The robot arms can be swapped out with fittings to handle around 70 different ingredients. They can also be a little sloppy. The arms reach down like claw machines into trays of various scoopable foods, dropping big plops of potato salad into a specific section of each tray. They get their aim right most of the time, but still occasionally make a mess as they drop the food. One human volunteer has the job of wiping the bits of food off the trays before the meals are sealed and whisked away. On the ground is a scattering of frozen corn that will get swept up and discarded after the job is done.
Maybe it’s not elegant, but as one of the volunteers points out, the robots aren’t any messier than the humans.
“Food is weird,” Bhageria says. “It's sticky, it's malleable, it's wet. Even the best simulation doesn't completely get it.”
Having the robots doesn't offset the need for volunteers, Hepfer says. He’s hopeful that by investing in this tech-forward experiment, Open Hand can make the case that it’s worth attention from the city’s monied interests.
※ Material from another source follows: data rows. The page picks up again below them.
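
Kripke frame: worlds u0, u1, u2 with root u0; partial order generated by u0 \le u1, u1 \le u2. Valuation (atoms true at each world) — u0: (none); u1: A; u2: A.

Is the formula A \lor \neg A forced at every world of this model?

No

Not every world: u0 \nVdash A \lor \neg A.
u0 \nVdash A \lor \neg A: neither disjunct is forced at u0.
u0 lacks atom A, so u0 \nVdash A.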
Maybe it could even encourage more people to volunteer.
“A lot of times people in the for-profit world think, ‘Oh, that's a cute little nonprofit,’” Hepfer says. “I'm hoping that maybe the gravy on top of all this—the low-salt gravy on top—might be that people from the tech world might see that we are open to innovating and using technology and AI to improve the product we're providing for people's health.”
Joseph Sobiesiak, who now helps run the meal assembly line, had first come to Project Open Hand in need of its services in the early ’90s. “I didn’t die,” he says. “And so now I’m here as a way to give back.”
I ask how he feels about the robots. He seems skeptical at first, then shrugs and says he has come around, more or less.
“I'm old-school,” Sobiesiak says. “It's working better than it did at first. Things are definitely much faster than before.”
文章标题:这些机器人正在为旧金山田德隆区的一家非营利组织制作餐食。